R. Eugene Parta ’62
U.S. Global Media and American ‘Soft Power’: Cold War Successes, Current Challenges, An Uncertain Future
Part of the 2018 Fall series: Patriotism, Nationalism, and the Idea of America
Thursday, November 15, 2018, 7:00pm
Can’t make it? Stream live or later.
About the Speaker
R. Eugene Parta ’62
R. Eugene Parta is the retired director of Audience Research and Program Evaluation for Radio Free Europe/Radio Liberty in Prague. Previously, Mr. Parta was Director of Media and Opinion Research (MOR) of the RFE/RL Research Institute in 1990. He has worked in the field of international broadcasting audience research since 1969. He has been on two occasions a visiting research associate at the Center for International Studies of the Massachsetts Institute of Technology, an Osher Senior Fellow at the Hoover Institution of Stanford University, and a Research Associate of the Institute of European, Russian and Eurasian Studies at George Washington University. Parta has written extensively on media use, communications and public opinion in Central and Eastern Europe and has been a frequent speaker and participant in international academic and professional conferences. He is a member of the Washington Institute of Foreign Affairs and past Chairman of CIBAR (Conference on International Broadcasting Audience Research), which unites international broadcasting audience research units worldwide.

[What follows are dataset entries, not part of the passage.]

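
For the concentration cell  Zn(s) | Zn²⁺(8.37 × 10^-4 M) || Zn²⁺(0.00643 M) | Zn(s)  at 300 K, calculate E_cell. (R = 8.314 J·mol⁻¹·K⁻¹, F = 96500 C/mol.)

Both half-cells are Zn²⁺/Zn, so E°_cell = 0. The concentrated side is the cathode; the cell reaction moves Zn²⁺ from high to low concentration with n = 2.
Q = [Zn²⁺]_dilute/[Zn²⁺]_conc = 8.37 × 10^-4/0.00643 = 0.130.
E = 0 − (RT/nF) ln Q = −((8.314×300)/(2×96500))(-2.039) = 0.0264 V.

0.026 V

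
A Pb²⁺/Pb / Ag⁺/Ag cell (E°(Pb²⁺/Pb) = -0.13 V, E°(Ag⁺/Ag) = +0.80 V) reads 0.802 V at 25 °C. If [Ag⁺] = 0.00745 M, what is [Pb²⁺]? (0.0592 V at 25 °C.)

1.2 M

From the Nernst equation, log Q = n(E° − E)/0.0592 = 2(0.93 − 0.802)/0.0592 = 4.324, so Q = 2.11 × 10^4.
With Q = [Pb²⁺]/[Ag⁺]^2 and the known concentrations, [Pb²⁺] in the numerator gives [Pb²⁺] = 1.2 M.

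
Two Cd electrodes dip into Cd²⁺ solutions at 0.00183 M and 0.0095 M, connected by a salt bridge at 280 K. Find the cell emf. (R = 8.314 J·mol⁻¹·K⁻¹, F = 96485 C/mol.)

0.020 V

Both half-cells are Cd²⁺/Cd, so E°_cell = 0. The concentrated side is the cathode; the cell reaction moves Cd²⁺ from high to low concentration with n = 2.
Q = [Cd²⁺]_dilute/[Cd²⁺]_conc = 0.00183/0.0095 = 0.193.
E = 0 − (RT/nF) ln Q = −((8.314×280)/(2×96485))(-1.647) = 0.0199 V.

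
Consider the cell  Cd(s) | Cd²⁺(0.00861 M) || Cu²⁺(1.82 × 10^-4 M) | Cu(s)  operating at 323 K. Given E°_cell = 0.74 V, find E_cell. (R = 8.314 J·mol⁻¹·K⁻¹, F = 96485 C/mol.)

Balancing electrons gives n = 2; the reaction quotient is Q = [Cd²⁺]/[Cu²⁺] = 47.3.
E = E° − (RT/nF) ln Q = 0.74 − (8.314×323)/(2×96485) × (3.857) = 0.740 − 0.054 = 0.686 V.

0.686 V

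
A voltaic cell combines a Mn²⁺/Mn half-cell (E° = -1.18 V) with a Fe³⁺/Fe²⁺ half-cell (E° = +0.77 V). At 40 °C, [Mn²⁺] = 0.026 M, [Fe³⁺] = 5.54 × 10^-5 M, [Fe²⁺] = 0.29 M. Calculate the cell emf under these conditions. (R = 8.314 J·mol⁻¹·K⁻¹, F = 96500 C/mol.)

The Fe³⁺/Fe²⁺ couple has the higher reduction potential and acts as the cathode, so E°_cell = +0.77 − (-1.18) = 1.95 V.
Balancing electrons gives n = 2; the reaction quotient is Q = [Mn²⁺]·[Fe²⁺]^2/[Fe³⁺]^2 = 7.12 × 10^5.
E = E° − (RT/nF) ln Q = 1.95 − (8.314×313)/(2×96500) × (13.476) = 1.950 − 0.182 = 1.768 V.

1.77 V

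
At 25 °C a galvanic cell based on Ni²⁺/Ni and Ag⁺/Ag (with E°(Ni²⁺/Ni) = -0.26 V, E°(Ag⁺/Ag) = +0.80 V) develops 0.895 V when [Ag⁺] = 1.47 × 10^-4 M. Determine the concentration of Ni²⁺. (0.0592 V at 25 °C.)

From the Nernst equation, log Q = n(E° − E)/0.0592 = 2(1.06 − 0.895)/0.0592 = 5.574, so Q = 3.75 × 10^5.
With Q = [Ni²⁺]/[Ag⁺]^2 and the known concentrations, [Ni²⁺] in the numerator gives [Ni²⁺] = 0.0081 M.

0.0081 M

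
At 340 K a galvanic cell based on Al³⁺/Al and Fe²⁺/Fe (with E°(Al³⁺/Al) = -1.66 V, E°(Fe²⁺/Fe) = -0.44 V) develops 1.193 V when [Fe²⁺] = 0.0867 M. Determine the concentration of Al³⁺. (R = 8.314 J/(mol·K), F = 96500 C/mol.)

From the Nernst equation, ln Q = nF(E° − E)/RT = 6×96500×(1.22 − 1.193)/(8.314×340) = 5.530, so Q = 252.
With Q = [Al³⁺]^2/[Fe²⁺]^3 and the known concentrations, [Al³⁺]^2 in the numerator gives [Al³⁺] = 0.41 M.

0.41 M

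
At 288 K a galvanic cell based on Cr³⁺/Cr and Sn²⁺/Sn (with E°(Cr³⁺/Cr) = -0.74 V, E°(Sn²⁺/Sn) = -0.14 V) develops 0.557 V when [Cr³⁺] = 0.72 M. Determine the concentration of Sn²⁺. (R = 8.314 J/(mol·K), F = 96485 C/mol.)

From the Nernst equation, ln Q = nF(E° − E)/RT = 6×96485×(0.60 − 0.557)/(8.314×288) = 10.396, so Q = 3.27 × 10^4.
With Q = [Cr³⁺]^2/[Sn²⁺]^3 and the known concentrations, [Sn²⁺]^3 in the denominator gives [Sn²⁺] = 0.025 M.

0.025 M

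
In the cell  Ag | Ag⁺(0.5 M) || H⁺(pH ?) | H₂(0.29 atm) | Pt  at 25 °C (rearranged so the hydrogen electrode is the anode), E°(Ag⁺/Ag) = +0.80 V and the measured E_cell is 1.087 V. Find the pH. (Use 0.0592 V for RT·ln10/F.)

pH = 5.42

E°_cell = 0.80 V and n = 2.
log Q = n(E° − E)/0.0592 = 2×(0.80 − 1.087)/0.0592 = -9.696.
With Q = [H⁺]^2 / ([Ag⁺]^2·P(H₂)), solving for [H⁺] gives log[H⁺] = -5.418, so pH = 5.42.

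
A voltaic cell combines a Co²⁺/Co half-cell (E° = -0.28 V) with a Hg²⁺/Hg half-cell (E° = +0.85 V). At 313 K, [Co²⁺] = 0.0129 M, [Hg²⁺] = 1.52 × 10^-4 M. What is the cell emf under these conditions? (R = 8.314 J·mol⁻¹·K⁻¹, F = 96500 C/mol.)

The Hg²⁺/Hg couple has the higher reduction potential and acts as the cathode, so E°_cell = +0.85 − (-0.28) = 1.13 V.
Balancing electrons gives n = 2; the reaction quotient is Q = [Co²⁺]/[Hg²⁺] = 84.9.
E = E° − (RT/nF) ln Q = 1.13 − (8.314×313)/(2×96500) × (4.441) = 1.130 − 0.060 = 1.070 V.

1.07 V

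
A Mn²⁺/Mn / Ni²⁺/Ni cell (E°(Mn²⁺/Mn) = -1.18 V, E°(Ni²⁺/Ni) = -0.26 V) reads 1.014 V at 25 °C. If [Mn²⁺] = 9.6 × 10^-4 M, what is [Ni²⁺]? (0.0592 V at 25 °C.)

1.4 M

From the Nernst equation, log Q = n(E° − E)/0.0592 = 2(0.92 − 1.014)/0.0592 = -3.176, so Q = 6.67 × 10^-4.
With Q = [Mn²⁺]/[Ni²⁺] and the known concentrations, [Ni²⁺] in the denominator gives [Ni²⁺] = 1.4 M.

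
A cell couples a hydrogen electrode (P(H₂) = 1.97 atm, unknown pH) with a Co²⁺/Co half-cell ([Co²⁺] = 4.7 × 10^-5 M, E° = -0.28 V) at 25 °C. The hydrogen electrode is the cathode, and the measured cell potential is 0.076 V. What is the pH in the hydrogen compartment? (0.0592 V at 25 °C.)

pH = 5.46

E°_cell = 0.28 V and n = 2.
log Q = n(E° − E)/0.0592 = 2×(0.28 − 0.076)/0.0592 = 6.892.
With Q = [Co²⁺]·P(H₂) / [H⁺]^2, solving for [H⁺] gives log[H⁺] = -5.463, so pH = 5.46.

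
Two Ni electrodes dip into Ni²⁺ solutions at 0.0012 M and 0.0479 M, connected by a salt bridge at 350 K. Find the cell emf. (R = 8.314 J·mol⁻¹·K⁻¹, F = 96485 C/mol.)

0.056 V

Both half-cells are Ni²⁺/Ni, so E°_cell = 0. The concentrated side is the cathode; the cell reaction moves Ni²⁺ from high to low concentration with n = 2.
Q = [Ni²⁺]_dilute/[Ni²⁺]_conc = 0.0012/0.0479 = 0.0251.
E = 0 − (RT/nF) ln Q = −((8.314×350)/(2×96485))(-3.687) = 0.0556 V.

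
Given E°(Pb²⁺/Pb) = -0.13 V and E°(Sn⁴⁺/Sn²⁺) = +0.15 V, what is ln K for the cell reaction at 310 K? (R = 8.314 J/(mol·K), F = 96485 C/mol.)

ln K = 21.0

E°_cell = +0.15 − (-0.13) = 0.28 V, with n = 2 electrons transferred.
At equilibrium E = 0, so the Nernst equation gives ln K = nFE°/RT = (2)(96485)(0.28)/((8.314)(310)) = 20.96.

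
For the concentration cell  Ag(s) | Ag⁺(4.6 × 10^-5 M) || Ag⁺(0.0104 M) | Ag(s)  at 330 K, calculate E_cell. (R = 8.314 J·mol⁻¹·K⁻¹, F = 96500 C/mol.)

0.15 V

Both half-cells are Ag⁺/Ag, so E°_cell = 0. The concentrated side is the cathode; the cell reaction moves Ag⁺ from high to low concentration with n = 1.
Q = [Ag⁺]_dilute/[Ag⁺]_conc = 4.6 × 10^-5/0.0104 = 0.00442.
E = 0 − (RT/nF) ln Q = −((8.314×330)/(1×96500))(-5.421) = 0.1541 V.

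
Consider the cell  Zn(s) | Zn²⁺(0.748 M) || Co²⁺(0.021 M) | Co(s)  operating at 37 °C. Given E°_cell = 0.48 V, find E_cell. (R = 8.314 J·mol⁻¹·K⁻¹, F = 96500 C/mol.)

0.432 V

Balancing electrons gives n = 2; the reaction quotient is Q = [Zn²⁺]/[Co²⁺] = 35.6.
E = E° − (RT/nF) ln Q = 0.48 − (8.314×310)/(2×96500) × (3.573) = 0.480 − 0.048 = 0.432 V.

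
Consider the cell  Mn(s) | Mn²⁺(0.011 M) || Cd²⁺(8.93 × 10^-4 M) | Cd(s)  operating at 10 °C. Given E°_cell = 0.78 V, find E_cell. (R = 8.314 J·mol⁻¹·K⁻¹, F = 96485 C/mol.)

0.749 V

Balancing electrons gives n = 2; the reaction quotient is Q = [Mn²⁺]/[Cd²⁺] = 12.3.
E = E° − (RT/nF) ln Q = 0.78 − (8.314×283)/(2×96485) × (2.511) = 0.780 − 0.031 = 0.749 V.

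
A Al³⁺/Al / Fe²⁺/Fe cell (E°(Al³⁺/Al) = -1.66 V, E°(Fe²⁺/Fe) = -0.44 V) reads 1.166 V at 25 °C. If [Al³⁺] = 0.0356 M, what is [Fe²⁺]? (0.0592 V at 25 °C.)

0.0016 M

From the Nernst equation, log Q = n(E° − E)/0.0592 = 6(1.22 − 1.166)/0.0592 = 5.473, so Q = 2.97 × 10^5.
With Q = [Al³⁺]^2/[Fe²⁺]^3 and the known concentrations, [Fe²⁺]^3 in the denominator gives [Fe²⁺] = 0.0016 M.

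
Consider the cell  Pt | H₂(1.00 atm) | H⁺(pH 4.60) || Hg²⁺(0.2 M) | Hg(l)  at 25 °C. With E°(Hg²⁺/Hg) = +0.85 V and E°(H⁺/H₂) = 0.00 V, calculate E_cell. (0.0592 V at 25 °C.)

The Hg²⁺/Hg couple is the cathode, so E°_cell = 0.85 V; n = 2.
[H⁺] = 10^(−4.60) = 2.5 × 10^-5 M, and Q = [H⁺]^2 / ([Hg²⁺]·P(H₂)) = 3.15 × 10^-9.
E = E° − (0.0592/2) log Q = 0.85 − (0.0592/2)(-8.501) = 1.102 V.

1.10 V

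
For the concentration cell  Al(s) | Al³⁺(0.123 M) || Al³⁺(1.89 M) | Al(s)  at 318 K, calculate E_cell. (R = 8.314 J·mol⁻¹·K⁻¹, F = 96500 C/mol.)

Both half-cells are Al³⁺/Al, so E°_cell = 0. The concentrated side is the cathode; the cell reaction moves Al³⁺ from high to low concentration with n = 3.
Q = [Al³⁺]_dilute/[Al³⁺]_conc = 0.123/1.89 = 0.0651.
E = 0 − (RT/nF) ln Q = −((8.314×318)/(3×96500))(-2.732) = 0.0249 V.

0.025 V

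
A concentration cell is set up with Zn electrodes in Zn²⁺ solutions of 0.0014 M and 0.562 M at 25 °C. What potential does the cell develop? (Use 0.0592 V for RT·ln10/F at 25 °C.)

0.077 V

Both half-cells are Zn²⁺/Zn, so E°_cell = 0. The concentrated side is the cathode; the cell reaction moves Zn²⁺ from high to low concentration with n = 2.
Q = [Zn²⁺]_dilute/[Zn²⁺]_conc = 0.0014/0.562 = 0.00249.
E = 0 − (0.0592/2) log Q = −(0.0592/2)(-2.604) = 0.0771 V.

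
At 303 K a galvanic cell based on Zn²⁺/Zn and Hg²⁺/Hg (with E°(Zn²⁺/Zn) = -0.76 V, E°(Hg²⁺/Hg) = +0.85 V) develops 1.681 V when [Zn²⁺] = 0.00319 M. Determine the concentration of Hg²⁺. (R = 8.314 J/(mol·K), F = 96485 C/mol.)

0.73 M

From the Nernst equation, ln Q = nF(E° − E)/RT = 2×96485×(1.61 − 1.681)/(8.314×303) = -5.439, so Q = 0.00435.
With Q = [Zn²⁺]/[Hg²⁺] and the known concentrations, [Hg²⁺] in the denominator gives [Hg²⁺] = 0.73 M.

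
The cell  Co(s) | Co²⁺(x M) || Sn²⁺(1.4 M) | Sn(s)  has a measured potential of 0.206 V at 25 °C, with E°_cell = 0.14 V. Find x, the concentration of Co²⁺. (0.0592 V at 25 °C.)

From the Nernst equation, log Q = n(E° − E)/0.0592 = 2(0.14 − 0.206)/0.0592 = -2.230, so Q = 0.00589.
With Q = [Co²⁺]/[Sn²⁺] and the known concentrations, [Co²⁺] in the numerator gives [Co²⁺] = 0.0082 M.

0.0082 M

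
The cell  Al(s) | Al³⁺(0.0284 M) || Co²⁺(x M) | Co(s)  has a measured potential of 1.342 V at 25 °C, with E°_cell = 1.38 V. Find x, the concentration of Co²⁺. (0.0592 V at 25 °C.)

From the Nernst equation, log Q = n(E° − E)/0.0592 = 6(1.38 − 1.342)/0.0592 = 3.851, so Q = 7100.
With Q = [Al³⁺]^2/[Co²⁺]^3 and the known concentrations, [Co²⁺]^3 in the denominator gives [Co²⁺] = 0.0048 M.

0.0048 M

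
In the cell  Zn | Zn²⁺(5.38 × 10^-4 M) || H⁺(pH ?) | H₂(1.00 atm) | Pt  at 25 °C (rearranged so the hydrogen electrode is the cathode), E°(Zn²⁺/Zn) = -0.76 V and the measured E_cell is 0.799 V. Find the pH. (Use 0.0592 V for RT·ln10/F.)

E°_cell = 0.76 V and n = 2.
log Q = n(E° − E)/0.0592 = 2×(0.76 − 0.799)/0.0592 = -1.318.
With Q = [Zn²⁺]·P(H₂) / [H⁺]^2, solving for [H⁺] gives log[H⁺] = -0.976, so pH = 0.98.

pH = 0.98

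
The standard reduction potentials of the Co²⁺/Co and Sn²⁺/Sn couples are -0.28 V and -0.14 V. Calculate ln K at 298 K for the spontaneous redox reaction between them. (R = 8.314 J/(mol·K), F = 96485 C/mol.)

ln K = 10.9

E°_cell = -0.14 − (-0.28) = 0.14 V, with n = 2 electrons transferred.
At equilibrium E = 0, so the Nernst equation gives ln K = nFE°/RT = (2)(96485)(0.14)/((8.314)(298)) = 10.90.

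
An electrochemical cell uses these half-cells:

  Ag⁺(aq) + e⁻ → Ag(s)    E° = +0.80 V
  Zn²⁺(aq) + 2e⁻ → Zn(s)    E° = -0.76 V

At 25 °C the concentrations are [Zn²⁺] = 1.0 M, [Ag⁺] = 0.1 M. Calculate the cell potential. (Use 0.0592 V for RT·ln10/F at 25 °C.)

The Ag⁺/Ag couple has the higher reduction potential and acts as the cathode, so E°_cell = +0.80 − (-0.76) = 1.56 V.
Balancing electrons gives n = 2; the reaction quotient is Q = [Zn²⁺]/[Ag⁺]^2 = 100.
At 25 °C, E = E° − (0.0592/n) log Q = 1.56 − (0.0592/2)(2.000) = 1.560 − 0.059 = 1.501 V.

1.50 V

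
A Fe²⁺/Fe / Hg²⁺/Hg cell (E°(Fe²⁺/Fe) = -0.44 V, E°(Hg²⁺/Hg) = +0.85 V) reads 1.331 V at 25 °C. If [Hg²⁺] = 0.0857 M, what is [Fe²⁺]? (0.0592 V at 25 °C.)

0.0035 M

From the Nernst equation, log Q = n(E° − E)/0.0592 = 2(1.29 − 1.331)/0.0592 = -1.385, so Q = 0.0412.
With Q = [Fe²⁺]/[Hg²⁺] and the known concentrations, [Fe²⁺] in the numerator gives [Fe²⁺] = 0.0035 M.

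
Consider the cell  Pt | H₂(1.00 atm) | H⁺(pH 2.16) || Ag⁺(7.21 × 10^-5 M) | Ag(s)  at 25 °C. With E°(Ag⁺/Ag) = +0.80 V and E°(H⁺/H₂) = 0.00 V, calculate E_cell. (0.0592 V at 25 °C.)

The Ag⁺/Ag couple is the cathode, so E°_cell = 0.80 V; n = 2.
[H⁺] = 10^(−2.16) = 0.0069 M, and Q = [H⁺]^2 / ([Ag⁺]^2·P(H₂)) = 9210.
E = E° − (0.0592/2) log Q = 0.80 − (0.0592/2)(3.964) = 0.683 V.

0.68 V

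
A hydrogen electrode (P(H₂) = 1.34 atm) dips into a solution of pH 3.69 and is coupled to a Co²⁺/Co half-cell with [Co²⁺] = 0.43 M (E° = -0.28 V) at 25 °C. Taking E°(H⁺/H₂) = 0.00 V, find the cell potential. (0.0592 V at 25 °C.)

The hydrogen couple is the cathode, so E°_cell = 0.28 V; n = 2.
[H⁺] = 10^(−3.69) = 2 × 10^-4 M, and Q = [Co²⁺]·P(H₂) / [H⁺]^2 = 1.38 × 10^7.
E = E° − (0.0592/2) log Q = 0.28 − (0.0592/2)(7.141) = 0.069 V.

0.069 V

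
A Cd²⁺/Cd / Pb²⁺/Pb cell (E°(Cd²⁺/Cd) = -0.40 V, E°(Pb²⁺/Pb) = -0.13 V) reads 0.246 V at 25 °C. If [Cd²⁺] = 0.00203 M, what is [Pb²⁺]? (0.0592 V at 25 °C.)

From the Nernst equation, log Q = n(E° − E)/0.0592 = 2(0.27 − 0.246)/0.0592 = 0.811, so Q = 6.47.
With Q = [Cd²⁺]/[Pb²⁺] and the known concentrations, [Pb²⁺] in the denominator gives [Pb²⁺] = 3.1 × 10^-4 M.

3.1 × 10^-4 M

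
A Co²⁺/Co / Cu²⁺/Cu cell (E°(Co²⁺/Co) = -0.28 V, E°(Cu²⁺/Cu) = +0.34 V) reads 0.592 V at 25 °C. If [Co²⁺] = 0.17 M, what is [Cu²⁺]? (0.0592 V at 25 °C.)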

Parta was educated at the School of Advanced International Studies of the Johns Hopkins University (MA), St. Olaf College (BA), Harvard University and the American University.
More recently, Parta has been an active participant in the public dialogue on reforming US international media. He co-authored “A 21st Century Vision for U.S. Global Media,” published by the Woodrow Wilson International Center for Scholars. Parta is co-editor of “Cold War Broadcasting: Impact on the Soviet Union and Eastern Europe” (2010) published by the Central European University Press. His earlier book “Discovering the Hidden Listener: An Assessment of Radio Liberty and Western Broadcasting to the USSR During the Cold War” was published by the Hoover Press at Stanford University in 2007.